SECURITIES AND EXCHANGE COMMISSION

Washington, DC 20549

FORM 8-K

CURRENT REPORT

Pursuant to Section 13 or 15(d)

of The Securities Exchange Act of 1934

Date of Report (Date of earliest event reported)

January 5, 2017

FLUIDIGM CORPORATION

(Exact name of registrant as specified in its charter)

Delaware 001-34180 77-0513190
(State or other jurisdiction of incorporation) (Commission File Number) (IRS Employer Identification No.)

7000 Shoreline Court, Suite 100

South San Francisco, California 94080

(Address of principal executive offices, including zip code)

(650) 266-6000

(Registrant’s telephone number, including area code)

(Former name or former address, if changed since last report)

Check the appropriate box below if the Form 8-K filing is intended to simultaneously satisfy the filing obligation of the registrant under any of the following provisions (see General Instruction A.2. below):

☐ Written communications pursuant to Rule 425 under the Securities Act (17 CFR 230.425)

☐ Soliciting material pursuant to Rule 14a-12 under the Exchange Act (17 CFR 240.14a-12)
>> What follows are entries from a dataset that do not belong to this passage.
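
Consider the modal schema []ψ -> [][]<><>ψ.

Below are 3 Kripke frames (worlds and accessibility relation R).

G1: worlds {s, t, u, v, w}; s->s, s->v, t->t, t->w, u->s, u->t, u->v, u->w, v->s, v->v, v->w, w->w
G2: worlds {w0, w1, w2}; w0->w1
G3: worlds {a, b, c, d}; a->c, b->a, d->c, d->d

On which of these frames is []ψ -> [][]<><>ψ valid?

Frame correspondent (Sahlqvist): forall x forall z (x R^2 z -> exists w (xRw & z R^2 w)) — i.e. a generalized confluence (Geach) condition.
G1: fails — sR²w but no w* with sRw* and wR²w*.
G2: ✓.
G3: fails — bR²c but no w with bRw and cR²w.
Valid on: G2.

G2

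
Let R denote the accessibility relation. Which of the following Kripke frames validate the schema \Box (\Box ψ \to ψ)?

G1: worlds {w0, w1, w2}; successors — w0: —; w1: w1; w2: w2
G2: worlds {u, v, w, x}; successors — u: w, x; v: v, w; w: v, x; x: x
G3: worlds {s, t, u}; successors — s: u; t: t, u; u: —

G1

Frame correspondent (Sahlqvist): \forall x \forall y (Rxy \to Ryy) — i.e. shift-reflexivity.
G1: condition met.
G2: fails — Ruw but not Rww.
G3: fails — Rsu but not Ruu.
Valid on: G1.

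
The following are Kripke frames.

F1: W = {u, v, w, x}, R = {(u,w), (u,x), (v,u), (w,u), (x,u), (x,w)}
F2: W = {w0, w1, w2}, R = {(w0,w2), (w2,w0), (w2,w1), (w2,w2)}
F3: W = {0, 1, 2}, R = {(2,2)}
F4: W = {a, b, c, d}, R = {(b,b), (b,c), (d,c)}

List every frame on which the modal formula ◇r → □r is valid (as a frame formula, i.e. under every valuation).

Frame correspondent (Sahlqvist): ∀x ∀y ∀z (Rxy ∧ Rxz → y = z) — i.e. partial functionality.
F1: fails — u sees both w and x.
F2: fails — w2 sees both w0 and w1.
F3: holds.
F4: fails — b sees both b and c.
Valid on: F3.

F3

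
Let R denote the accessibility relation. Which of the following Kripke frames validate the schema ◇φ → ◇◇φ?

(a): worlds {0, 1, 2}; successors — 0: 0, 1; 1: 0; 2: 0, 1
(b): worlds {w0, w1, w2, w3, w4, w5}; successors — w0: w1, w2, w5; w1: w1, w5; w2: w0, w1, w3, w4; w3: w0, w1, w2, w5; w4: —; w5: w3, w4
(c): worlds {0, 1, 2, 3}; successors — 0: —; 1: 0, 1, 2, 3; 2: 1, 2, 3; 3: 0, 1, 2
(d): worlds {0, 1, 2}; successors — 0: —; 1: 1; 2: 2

Frame correspondent (Sahlqvist): ∀x ∀y (xRy → ∃w (y = w ∧ xR²w)) — i.e. a generalized confluence (Geach) condition.
(a): satisfies the condition.
(b): fails — w0Rw2 but no w with w2=w and w0R²w.
(c): satisfies the condition.
(d): satisfies the condition.
Valid on: (a), (c), (d).

(a), (c), (d)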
☐ Pre-commencement communications pursuant to Rule 14d-2(b) under the Exchange Act (17 CFR 240.14d-2(b))

☐ Pre-commencement communications pursuant to Rule 13e-4(c) under the Exchange Act (17 CFR 240.13e-4(c))

Item 5.02 Departure of Directors or Certain Officers; Election of Directors; Appointment of Certain Officers; Compensatory Arrangements of Certain Officers.
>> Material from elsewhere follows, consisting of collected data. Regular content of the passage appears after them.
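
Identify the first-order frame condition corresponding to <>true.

◇⊤ holds at w iff w has a successor, so frame-validity of ◇⊤ is exactly seriality. Equivalently via □r → ◇r:
Suppose □r→◇r is valid. At any x set V(r)=W. Then □r at x, so ◇r at x, so x has a successor.
Conversely, any frame satisfying forall x exists y Rxy validates the schema.
Frame condition: forall x exists y Rxy.

Seriality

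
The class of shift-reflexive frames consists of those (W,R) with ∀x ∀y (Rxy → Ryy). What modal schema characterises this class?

□(□s → s)

This is shift-reflexivity; the standard corresponding axiom is T□: □(□s → s).
Suppose □(□s→s) is valid. Take Rxy and set V(s)={w : Ryw}. Then at y, □s holds; since □(□s→s) at x, □s→s at y, so s at y, i.e. Ryy.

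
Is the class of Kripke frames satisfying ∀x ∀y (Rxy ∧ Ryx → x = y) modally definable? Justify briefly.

Modal frame validity is preserved under surjective bounded morphisms.
The 6-cycle (worlds s,t,u,v,w,x with s→t→u→v→w→x→s) is antisymmetric. Sending even-indexed worlds to a and odd-indexed worlds to b is a surjective bounded morphism onto the two-world frame with a↔b, which is not antisymmetric.
So the class is not modally definable.

Not definable by any modal formula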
On January 5, 2017, the Board of Directors (the “Board”) of Fluidigm Corporation (the “Company”) adopted the Fluidigm Corporation 2017 Inducement Award Plan (the “Inducement Plan”) and reserved 2,000,000 shares of the Company’s common stock for issuance pursuant to equity awards granted under the Inducement Plan.
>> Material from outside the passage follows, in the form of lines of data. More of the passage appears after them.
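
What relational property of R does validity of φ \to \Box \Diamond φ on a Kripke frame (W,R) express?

Suppose φ→□◇φ is valid. Take Rxy and set V(φ)={x}. Then φ at x, so □◇φ at x, so ◇φ at y, so some z with Ryz has φ; z=x, i.e. Ryx.

symmetry: \forall x \forall y (Rxy \to Ryx)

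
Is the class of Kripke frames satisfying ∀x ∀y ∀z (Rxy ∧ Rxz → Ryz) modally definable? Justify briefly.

Yes, by ◇p → □◇p

This is a Sahlqvist condition; the 5 axiom ◇p → □◇p defines it.
Suppose ◇p→□◇p is valid. Take Rxy, Rxz and set V(p)={y}. Then ◇p at x, so □◇p at x, so ◇p at z, so some w with Rzw has p; w=y, i.e. Rzy. By symmetry of the argument, Ryz.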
The Inducement Plan was adopted without stockholder approval pursuant to Rule 5635(c)(4) of the Nasdaq Listing Rules. The Inducement Plan provides for the grant of equity-based awards, including nonstatutory stock options, restricted stock units, restricted stock, stock appreciation rights, performance shares and performance units, and its terms are substantially similar to the Company’s 2011 Equity Incentive Plan, including with respect to treatment of equity awards in the event of a “merger” or “change in control” as defined under the Inducement Plan, but with such other terms and conditions intended to comply with the NASDAQ Inducement Award exception. In accordance with Rule 5635(c)(4) of the Nasdaq Listing Rules, awards under the Inducement Plan may only be made to individuals not previously employees or non-employee directors of the Company (or following such individuals’ bona fide period of non-employment with the Company), as an inducement material to the individuals’ entry into employment with the Company or in connection with a merger or acquisition, to the extent permitted by Rule 5635(c)(3) of the Nasdaq Listing Rules.

Copies of the Inducement Plan and related form agreements under the Inducement Plan are attached as Exhibit 10.1 hereto and incorporated by reference herein. The above description of the Inducement Plan does not purport to be complete and is qualified in its entirety by reference to such exhibit.

Item 9.01 Financial Statements and Exhibits.

(d) Exhibits.

Exhibit No. Description
10.1 Fluidigm Corporation 2017 Inducement Award Plan and related form agreements.

SIGNATURE

Pursuant to the requirements of the Securities Exchange Act of 1934, the registrant has duly caused this report to be signed on its behalf by the undersigned hereunto duly authorized.

/s/ Nicholas Khadder
Nicholas Khadder
Senior Vice President, Legal Affairs, General Counsel, Chief Compliance Officer and Secretary

EXHIBIT INDEX

Exhibit No. Description
10.1 Fluidigm Corporation 2017 Inducement Award Plan and related form agreements.